Une certaine mélancolie de l’acte qui peut aussi se retrouver dans une œuvre suivante de Jia Zhangke, Au-delà des Montagnes, qui en trois espaces chronologiques distincts évoque d’une autre façon ce que serait un souvenir canalisant à la fois le passé, le présent, et le futur. D’une histoire à l’autre, le cinéaste filme l’image fantasmée d’un avenir sur lequel notre emprise ne peut être considérée comme vraiment objectivement (tel un rêve), le présent qui nous échappe sous les doigts et surtout ces deux temporalités corrélées au passé enterré, transformé en relique au sein même du film alors qu’il se tient comme témoin ultime d’une période révolue. Un endroit dans le temps dont le cinéaste se souvient parce qu’il faut s’en souvenir, filmer l’Histoire à travers le bouleversement des destins individuels qui l’ont traversée. Le passé est réactualisé dans le regard du spectateur et dans le même temps retourné dans sa tombe par le flux continu du temps qui ne s’arrête donc jamais. Même si un film paraît réussir une manœuvre exceptionnelle dans la reproduction d’un passé historique.

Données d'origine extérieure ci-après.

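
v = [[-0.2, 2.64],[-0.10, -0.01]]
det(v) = 0.266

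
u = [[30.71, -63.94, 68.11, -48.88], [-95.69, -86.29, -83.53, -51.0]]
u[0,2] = 68.11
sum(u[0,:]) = -14.0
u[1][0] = -95.69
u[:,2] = [68.11, -83.53]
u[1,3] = -51.0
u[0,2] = 68.11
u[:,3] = [-48.88, -51.0]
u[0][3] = -48.88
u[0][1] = -63.94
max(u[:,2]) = 68.11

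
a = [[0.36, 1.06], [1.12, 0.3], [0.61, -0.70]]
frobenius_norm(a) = 1.86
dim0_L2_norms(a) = [1.33, 1.31]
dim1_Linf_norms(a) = [1.06, 1.12, 0.7]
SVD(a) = [[-0.69, 0.45],[-0.72, -0.45],[0.02, -0.77]] @ diag([1.4218414740066019, 1.199194238976628]) @ [[-0.74,  -0.67], [-0.67,  0.74]]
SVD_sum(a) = [[0.72,0.66], [0.76,0.69], [-0.02,-0.01]] + [[-0.36, 0.4], [0.36, -0.39], [0.63, -0.69]]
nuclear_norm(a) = 2.62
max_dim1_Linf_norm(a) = 1.12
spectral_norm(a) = 1.42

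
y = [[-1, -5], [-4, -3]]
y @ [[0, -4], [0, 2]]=[[0, -6], [0, 10]]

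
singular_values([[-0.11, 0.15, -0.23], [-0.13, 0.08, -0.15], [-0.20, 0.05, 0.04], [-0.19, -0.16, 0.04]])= [0.38, 0.29, 0.12]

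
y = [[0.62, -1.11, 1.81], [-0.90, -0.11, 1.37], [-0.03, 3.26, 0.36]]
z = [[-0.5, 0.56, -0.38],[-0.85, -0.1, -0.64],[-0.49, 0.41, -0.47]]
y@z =[[-0.25, 1.2, -0.38], [-0.13, 0.07, -0.23], [-2.93, -0.20, -2.24]]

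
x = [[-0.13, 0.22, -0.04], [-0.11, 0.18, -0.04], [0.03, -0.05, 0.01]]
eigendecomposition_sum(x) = [[-0.18, 0.27, -0.09], [-0.14, 0.21, -0.07], [0.04, -0.06, 0.02]] + [[0.05, -0.05, 0.05],  [0.03, -0.03, 0.03],  [-0.01, 0.01, -0.01]] + [[-0.0, -0.0, -0.0], [-0.0, -0.00, -0.0], [0.00, 0.0, 0.00]]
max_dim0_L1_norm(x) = 0.45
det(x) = 0.00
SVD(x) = [[-0.76, 0.64, 0.12],[-0.63, -0.77, 0.12],[0.17, 0.02, 0.98]] @ diag([0.3412711512275279, 0.005831066783862173, 1.786822439417004e-18]) @ [[0.51, -0.85, 0.17], [0.28, 0.34, 0.9], [-0.82, -0.41, 0.41]]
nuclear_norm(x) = 0.35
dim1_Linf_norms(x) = [0.22, 0.18, 0.05]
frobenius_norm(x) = 0.34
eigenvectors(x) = [[0.78,  0.85,  -0.82], [0.60,  0.51,  -0.41], [-0.17,  -0.17,  0.41]]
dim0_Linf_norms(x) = [0.13, 0.22, 0.04]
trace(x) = 0.06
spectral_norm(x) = 0.34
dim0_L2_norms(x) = [0.17, 0.29, 0.06]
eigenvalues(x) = [0.05, 0.01, 0.0]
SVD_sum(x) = [[-0.13, 0.22, -0.04], [-0.11, 0.18, -0.04], [0.03, -0.05, 0.01]] + [[0.0,0.00,0.0], [-0.0,-0.00,-0.00], [0.00,0.00,0.0]] + [[-0.00,  -0.00,  0.0], [-0.0,  -0.0,  0.0], [-0.0,  -0.00,  0.00]]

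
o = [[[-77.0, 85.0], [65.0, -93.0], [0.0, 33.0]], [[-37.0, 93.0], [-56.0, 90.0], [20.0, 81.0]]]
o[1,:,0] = [-37.0, -56.0, 20.0]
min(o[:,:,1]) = -93.0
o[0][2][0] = 0.0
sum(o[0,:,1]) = 25.0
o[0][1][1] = -93.0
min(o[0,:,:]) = -93.0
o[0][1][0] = 65.0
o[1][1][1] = 90.0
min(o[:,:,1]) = -93.0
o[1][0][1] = 93.0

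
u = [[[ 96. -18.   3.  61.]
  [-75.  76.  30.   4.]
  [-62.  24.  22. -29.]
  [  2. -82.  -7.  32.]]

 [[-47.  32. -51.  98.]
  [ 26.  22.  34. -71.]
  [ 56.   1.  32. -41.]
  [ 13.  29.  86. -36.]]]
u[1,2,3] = -41.0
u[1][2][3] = -41.0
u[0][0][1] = -18.0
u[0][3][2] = -7.0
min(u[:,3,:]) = -82.0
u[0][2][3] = -29.0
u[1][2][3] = -41.0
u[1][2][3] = -41.0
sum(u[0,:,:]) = 77.0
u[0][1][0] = -75.0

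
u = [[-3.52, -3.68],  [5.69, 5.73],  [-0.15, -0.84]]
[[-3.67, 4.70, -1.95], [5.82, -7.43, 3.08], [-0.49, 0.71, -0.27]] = u@[[0.53, -0.55, 0.26], [0.49, -0.75, 0.28]]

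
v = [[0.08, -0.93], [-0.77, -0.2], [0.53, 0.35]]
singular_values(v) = [1.11, 0.82]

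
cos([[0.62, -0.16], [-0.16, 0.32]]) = [[0.8, 0.07], [0.07, 0.94]]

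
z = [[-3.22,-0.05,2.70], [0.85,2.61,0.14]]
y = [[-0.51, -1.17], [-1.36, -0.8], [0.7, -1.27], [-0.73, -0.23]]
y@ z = [[0.65, -3.03, -1.54], [3.7, -2.02, -3.78], [-3.33, -3.35, 1.71], [2.16, -0.56, -2.00]]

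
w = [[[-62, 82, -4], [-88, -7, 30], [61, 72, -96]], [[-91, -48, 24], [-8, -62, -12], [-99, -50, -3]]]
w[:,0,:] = [[-62, 82, -4], [-91, -48, 24]]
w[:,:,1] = [[82, -7, 72], [-48, -62, -50]]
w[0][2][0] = 61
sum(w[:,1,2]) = 18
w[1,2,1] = -50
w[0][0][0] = -62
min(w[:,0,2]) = -4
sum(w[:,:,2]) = -61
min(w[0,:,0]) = -88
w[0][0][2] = -4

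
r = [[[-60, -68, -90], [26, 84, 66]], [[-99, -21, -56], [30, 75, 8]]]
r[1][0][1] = -21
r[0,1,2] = 66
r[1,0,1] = -21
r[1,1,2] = 8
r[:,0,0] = [-60, -99]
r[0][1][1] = 84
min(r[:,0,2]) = -90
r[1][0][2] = -56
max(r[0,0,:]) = -60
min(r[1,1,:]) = 8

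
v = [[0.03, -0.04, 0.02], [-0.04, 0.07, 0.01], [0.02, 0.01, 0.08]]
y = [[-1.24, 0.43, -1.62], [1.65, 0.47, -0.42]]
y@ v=[[-0.09, 0.06, -0.15], [0.02, -0.04, 0.0]]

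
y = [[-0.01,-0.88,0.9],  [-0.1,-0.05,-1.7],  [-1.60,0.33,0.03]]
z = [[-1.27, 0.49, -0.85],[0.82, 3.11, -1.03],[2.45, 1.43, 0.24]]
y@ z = [[1.5,-1.45,1.13], [-4.08,-2.64,-0.27], [2.38,0.29,1.03]]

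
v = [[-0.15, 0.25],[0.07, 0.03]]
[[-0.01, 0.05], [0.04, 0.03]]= v @ [[0.5, 0.25], [0.25, 0.36]]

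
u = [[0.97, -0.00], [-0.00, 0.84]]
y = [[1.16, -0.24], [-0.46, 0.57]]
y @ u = [[1.13, -0.2], [-0.45, 0.48]]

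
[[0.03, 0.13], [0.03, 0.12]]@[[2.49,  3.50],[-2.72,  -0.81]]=[[-0.28, -0.0], [-0.25, 0.01]]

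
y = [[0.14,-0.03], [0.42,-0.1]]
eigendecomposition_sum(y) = [[0.12, -0.02], [0.31, -0.06]] + [[0.02, -0.01], [0.11, -0.04]]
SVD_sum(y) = [[0.14, -0.03],[0.42, -0.1]] + [[0.00, 0.0], [-0.0, -0.00]]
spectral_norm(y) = 0.45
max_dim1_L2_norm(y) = 0.43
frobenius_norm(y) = 0.45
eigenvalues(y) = [0.06, -0.02]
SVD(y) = [[-0.31, -0.95],[-0.95, 0.31]] @ diag([0.45485220279863653, 0.003077922875575897]) @ [[-0.97, 0.23], [-0.23, -0.97]]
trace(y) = 0.04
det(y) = -0.00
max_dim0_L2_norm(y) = 0.44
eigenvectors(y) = [[0.36,0.18], [0.93,0.98]]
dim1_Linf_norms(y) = [0.14, 0.42]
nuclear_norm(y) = 0.46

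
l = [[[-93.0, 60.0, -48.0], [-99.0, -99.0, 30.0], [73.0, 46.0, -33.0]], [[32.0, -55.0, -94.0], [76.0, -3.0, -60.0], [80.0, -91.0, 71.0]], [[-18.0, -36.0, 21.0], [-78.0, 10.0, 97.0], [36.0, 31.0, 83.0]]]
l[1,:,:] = [[32.0, -55.0, -94.0], [76.0, -3.0, -60.0], [80.0, -91.0, 71.0]]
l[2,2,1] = 31.0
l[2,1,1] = 10.0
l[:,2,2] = [-33.0, 71.0, 83.0]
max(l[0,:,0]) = 73.0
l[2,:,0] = [-18.0, -78.0, 36.0]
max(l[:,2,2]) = 83.0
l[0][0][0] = -93.0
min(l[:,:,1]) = -99.0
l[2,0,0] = -18.0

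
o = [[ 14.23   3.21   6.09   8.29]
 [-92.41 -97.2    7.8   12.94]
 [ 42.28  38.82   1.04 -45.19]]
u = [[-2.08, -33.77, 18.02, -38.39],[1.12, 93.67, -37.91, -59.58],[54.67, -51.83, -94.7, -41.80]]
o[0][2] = 6.09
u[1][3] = -59.58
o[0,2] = 6.09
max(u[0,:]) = 18.02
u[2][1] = -51.83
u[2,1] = -51.83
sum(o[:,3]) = -23.96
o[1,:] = [-92.41, -97.2, 7.8, 12.94]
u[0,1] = -33.77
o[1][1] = -97.2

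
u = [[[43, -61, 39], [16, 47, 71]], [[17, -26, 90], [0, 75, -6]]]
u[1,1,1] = 75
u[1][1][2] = -6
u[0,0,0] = 43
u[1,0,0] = 17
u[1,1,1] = 75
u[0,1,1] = 47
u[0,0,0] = 43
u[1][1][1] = 75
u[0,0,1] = -61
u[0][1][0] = 16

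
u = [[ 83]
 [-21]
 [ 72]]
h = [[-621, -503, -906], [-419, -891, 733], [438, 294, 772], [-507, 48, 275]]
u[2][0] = 72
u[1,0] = -21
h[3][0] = -507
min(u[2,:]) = 72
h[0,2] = -906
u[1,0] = -21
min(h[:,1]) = -891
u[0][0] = 83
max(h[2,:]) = 772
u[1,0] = -21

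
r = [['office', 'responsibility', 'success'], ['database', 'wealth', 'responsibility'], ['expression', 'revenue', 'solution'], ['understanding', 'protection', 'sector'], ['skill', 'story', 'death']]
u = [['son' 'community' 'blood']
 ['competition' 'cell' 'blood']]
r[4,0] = 'skill'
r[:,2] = ['success', 'responsibility', 'solution', 'sector', 'death']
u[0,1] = 'community'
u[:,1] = ['community', 'cell']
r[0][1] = 'responsibility'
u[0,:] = ['son', 'community', 'blood']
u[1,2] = 'blood'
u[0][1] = 'community'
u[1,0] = 'competition'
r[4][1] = 'story'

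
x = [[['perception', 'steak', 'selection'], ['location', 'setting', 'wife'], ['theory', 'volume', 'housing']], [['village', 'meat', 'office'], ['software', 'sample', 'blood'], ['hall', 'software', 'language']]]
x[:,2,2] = ['housing', 'language']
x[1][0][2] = 'office'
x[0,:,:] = [['perception', 'steak', 'selection'], ['location', 'setting', 'wife'], ['theory', 'volume', 'housing']]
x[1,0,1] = 'meat'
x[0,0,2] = 'selection'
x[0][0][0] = 'perception'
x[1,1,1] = 'sample'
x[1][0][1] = 'meat'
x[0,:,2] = ['selection', 'wife', 'housing']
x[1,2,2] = 'language'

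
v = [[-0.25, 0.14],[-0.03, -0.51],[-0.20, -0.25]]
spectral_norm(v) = 0.59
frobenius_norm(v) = 0.67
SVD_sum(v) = [[0.01, 0.11],[-0.06, -0.51],[-0.03, -0.27]] + [[-0.26,0.03], [0.03,-0.0], [-0.17,0.02]]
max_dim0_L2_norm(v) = 0.58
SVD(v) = [[0.18, 0.84], [-0.87, -0.11], [-0.46, 0.53]] @ diag([0.5882045711707666, 0.31561904640533733]) @ [[0.12, 0.99], [-0.99, 0.12]]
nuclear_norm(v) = 0.90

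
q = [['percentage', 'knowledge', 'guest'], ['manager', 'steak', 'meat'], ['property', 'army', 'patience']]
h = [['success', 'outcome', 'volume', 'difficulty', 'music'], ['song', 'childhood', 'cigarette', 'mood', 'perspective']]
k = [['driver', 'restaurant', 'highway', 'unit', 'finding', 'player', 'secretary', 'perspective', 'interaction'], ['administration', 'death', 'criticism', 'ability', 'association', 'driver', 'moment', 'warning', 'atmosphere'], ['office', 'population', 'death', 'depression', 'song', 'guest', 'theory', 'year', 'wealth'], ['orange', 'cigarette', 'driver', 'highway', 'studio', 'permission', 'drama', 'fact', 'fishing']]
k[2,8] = 'wealth'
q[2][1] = 'army'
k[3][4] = 'studio'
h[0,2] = 'volume'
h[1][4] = 'perspective'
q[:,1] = ['knowledge', 'steak', 'army']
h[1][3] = 'mood'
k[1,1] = 'death'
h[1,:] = ['song', 'childhood', 'cigarette', 'mood', 'perspective']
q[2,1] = 'army'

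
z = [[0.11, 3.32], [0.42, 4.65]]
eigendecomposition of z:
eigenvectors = [[-1.0, -0.57], [0.09, -0.82]]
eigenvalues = [-0.18, 4.94]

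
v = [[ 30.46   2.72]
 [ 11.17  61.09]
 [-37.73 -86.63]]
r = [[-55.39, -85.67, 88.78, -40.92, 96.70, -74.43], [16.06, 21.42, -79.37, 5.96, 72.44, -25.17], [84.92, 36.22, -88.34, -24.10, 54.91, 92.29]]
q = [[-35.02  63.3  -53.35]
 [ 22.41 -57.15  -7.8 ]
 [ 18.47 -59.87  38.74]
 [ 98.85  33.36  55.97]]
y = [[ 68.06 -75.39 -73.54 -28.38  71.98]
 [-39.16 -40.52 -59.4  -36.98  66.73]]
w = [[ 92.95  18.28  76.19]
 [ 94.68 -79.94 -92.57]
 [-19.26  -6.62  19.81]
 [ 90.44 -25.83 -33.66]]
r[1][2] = -79.37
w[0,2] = 76.19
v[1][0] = 11.17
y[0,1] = -75.39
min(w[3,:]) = -33.66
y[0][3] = -28.38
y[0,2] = -73.54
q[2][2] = 38.74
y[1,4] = 66.73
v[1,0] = 11.17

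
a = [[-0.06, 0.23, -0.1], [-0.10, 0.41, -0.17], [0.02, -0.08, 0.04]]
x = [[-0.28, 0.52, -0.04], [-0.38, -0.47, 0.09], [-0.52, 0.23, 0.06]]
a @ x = [[-0.02, -0.16, 0.02], [-0.04, -0.28, 0.03], [0.0, 0.06, -0.01]]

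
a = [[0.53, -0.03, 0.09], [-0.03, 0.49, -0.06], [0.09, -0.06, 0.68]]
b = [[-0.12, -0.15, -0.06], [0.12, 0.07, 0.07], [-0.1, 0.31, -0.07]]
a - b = [[0.65,0.12,0.15], [-0.15,0.42,-0.13], [0.19,-0.37,0.75]]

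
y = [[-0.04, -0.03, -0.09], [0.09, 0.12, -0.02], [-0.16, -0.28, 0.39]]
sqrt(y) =[[-0.21+0.25j, -0.28+0.20j, -0.19+0.07j], [(0.32-0.17j), 0.45-0.14j, (0.03-0.05j)], [-0.16-0.02j, (-0.31-0.02j), (0.61-0.01j)]]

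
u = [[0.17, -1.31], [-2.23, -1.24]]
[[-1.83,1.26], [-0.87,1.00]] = u @ [[-0.36,0.08], [1.35,-0.95]]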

La Commune (Paris, 1871) de Peter Watkins, aussi brut et brechtien que son titre ne le laisse penser. Un bloc filmique de 5h45 qui sert à décortiquer les dynamiques et rapports de force d’une période de l’Histoire de France passée sous silence dans les livres d’école. Watkins fait acte de mémoire en filmant le passé comme un passé qui se sait passé, rompant l’illusion de la reproduction vériste pour mieux mettre en lien les répercussions de cet événement sur le monde d’aujourd’hui. Ce qui est recherché n’est pas le sentiment ou la sensation du souvenir, mais le noyau réel de ce que celui-ci peut avoir fait perdurer dans le présent. En laissant ses acteurs échanger pendant le film sur ce qu’ils ont (ou vont) jouer, le metteur en scène ouvre la voie à une réunion inédite du récit raconté et du récit recréé, discourir sur le passé en même temps qu’on en fait l’expérience. Il n’y a plus de mémoire, plus de chimères, plus de reliques, plus de contemporanéité, il y a tout à la fois, dans le film.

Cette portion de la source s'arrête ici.